Fed's Lockhart Sees Strong U.S. Growth, Rate Hike in Mid-2015

The U.S. economy is motoring ahead in its recovery, likely putting the Federal Reserve in position to raise interest rates by the middle of the year, Atlanta Fed President Dennis Lockhart said on Monday.

In some of his strongest comments to date about the direction of the economy, Lockhart said the U.S. economy "is hitting on all cylinders. The recovery that began in 2009 is well-advanced."

In remarks to the Rotary Club of Atlanta, Lockhart said his expectation is that reasonably strong growth will continue through 2015, unemployment will fall, and inflation will eventually begin to rise - a set of conditions that should allow the Fed to raise rates by the middle of the year.

The comments from a Fed centrist give an important insight into how the U.S. central bank is steadily moving towards a rate hike that will put a formal end to its era of crisis response.

The initial hike will still leave interest rates unnaturally low, and they are expected to rise only slowly, over a period of years, towards what is considered a neutral level. That means years more of economic stimulus remain in the offing even after that initial increase.

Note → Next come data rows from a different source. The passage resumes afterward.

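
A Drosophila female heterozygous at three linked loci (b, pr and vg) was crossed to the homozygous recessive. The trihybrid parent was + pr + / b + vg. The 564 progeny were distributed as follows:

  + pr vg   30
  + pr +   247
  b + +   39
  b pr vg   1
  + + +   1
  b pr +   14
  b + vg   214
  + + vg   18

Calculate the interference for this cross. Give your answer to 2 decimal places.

The two rarest classes, + + + and b pr vg, are the double crossovers. Comparing them with the parentals, only the pr allele has switched, so pr is the middle locus and the order is vg – pr – b.
vg–pr: (69 + 2)/564 = 0.1259; pr–b: (32 + 2)/564 = 0.0603.
Expected DCO frequency = 0.1259 × 0.0603 ≈ 0.00759; observed = 2/564 ≈ 0.00355.
Coefficient of coincidence = 0.00355/0.00759 ≈ 0.47; interference = 1 − 0.47 = 0.53.

0.53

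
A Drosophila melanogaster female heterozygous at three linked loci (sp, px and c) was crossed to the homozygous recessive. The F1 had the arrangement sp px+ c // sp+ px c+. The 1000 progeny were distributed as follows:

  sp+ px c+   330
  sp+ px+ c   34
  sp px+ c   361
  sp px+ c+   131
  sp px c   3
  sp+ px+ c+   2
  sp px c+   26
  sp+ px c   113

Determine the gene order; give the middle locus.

The two rarest classes, sp px c and sp+ px+ c+, are the double crossovers. Comparing them with the parentals, only the px allele has switched, so px is the middle locus and the order is sp – px – c.

px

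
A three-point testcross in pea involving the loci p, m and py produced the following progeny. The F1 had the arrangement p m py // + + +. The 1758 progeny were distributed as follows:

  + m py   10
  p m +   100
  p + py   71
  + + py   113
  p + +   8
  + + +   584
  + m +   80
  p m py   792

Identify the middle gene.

p

The two rarest classes, + m py and p + +, are the double crossovers. Comparing them with the parentals, only the p allele has switched, so p is the middle locus and the order is py – p – m.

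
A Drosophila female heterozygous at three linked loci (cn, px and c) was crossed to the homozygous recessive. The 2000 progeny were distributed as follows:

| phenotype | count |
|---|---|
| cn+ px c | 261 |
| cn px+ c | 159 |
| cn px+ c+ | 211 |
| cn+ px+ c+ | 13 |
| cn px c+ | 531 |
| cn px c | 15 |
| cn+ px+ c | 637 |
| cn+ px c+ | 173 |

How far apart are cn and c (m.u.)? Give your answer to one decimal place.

18.0 m.u.

The two most frequent reciprocal classes, cn+ px+ c and cn px c+, are the parental types, so the F1 was cn+ px+ c / cn px c+.
The two rarest classes, cn+ px+ c+ and cn px c, are the double crossovers. Comparing them with the parentals, only the c allele has switched, so c is the middle locus and the order is cn – c – px.
Crossovers in the cn–c interval produce the single-crossover classes cn px+ c and cn+ px c+ (159 + 173 = 332) plus the double crossovers (28).
RF(cn–c) = (332 + 28) / 2000 = 360/2000 = 0.1800 → 18.0 m.u.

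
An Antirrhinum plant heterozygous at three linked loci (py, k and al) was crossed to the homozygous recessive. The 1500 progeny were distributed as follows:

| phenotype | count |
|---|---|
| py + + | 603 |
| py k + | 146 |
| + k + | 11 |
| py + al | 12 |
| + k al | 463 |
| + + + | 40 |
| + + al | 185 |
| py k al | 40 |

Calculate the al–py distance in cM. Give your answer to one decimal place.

The two most frequent reciprocal classes, + k al and py + +, are the parental types, so the F1 was + k al / py + +.
The two rarest classes, + k + and py + al, are the double crossovers. Comparing them with the parentals, only the al allele has switched, so al is the middle locus and the order is py – al – k.
Crossovers in the py–al interval produce the single-crossover classes py k al and + + + (40 + 40 = 80) plus the double crossovers (23).
RF(py–al) = (80 + 23) / 1500 = 103/1500 = 0.0687 → 6.9 cM.

6.9 cM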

But the moment of liftoff will be "momentous" said Lockhart, who is among the regional Fed presidents voting this year on the central bank's policy-setting committee.

"There was more improvement in labor markets in 2014 than in any other year of the recovery," Lockhart said, with the strongest job growth in more than a decade. Meanwhile, consumers "seem to be more prepared to open their pocketbooks."

The major risks may be outside the United States, Lockhart said, with weak global growth, the collapse in oil prices and other factors complicating progress towards the Fed's goal of raising the annual rate of inflation to 2 percent.

He said low oil prices will eventually be a great benefit to the U.S. economy, though for now it may leave the Fed with "considerable ambiguity" over whether its inflation goals will be met in a reasonable time frame. Wage growth is also weak.

Still, he said he felt the economy would maintain its underlying momentum.

"The first action to raise interest rates will in all likelihood be justified by the middle of the year," he said.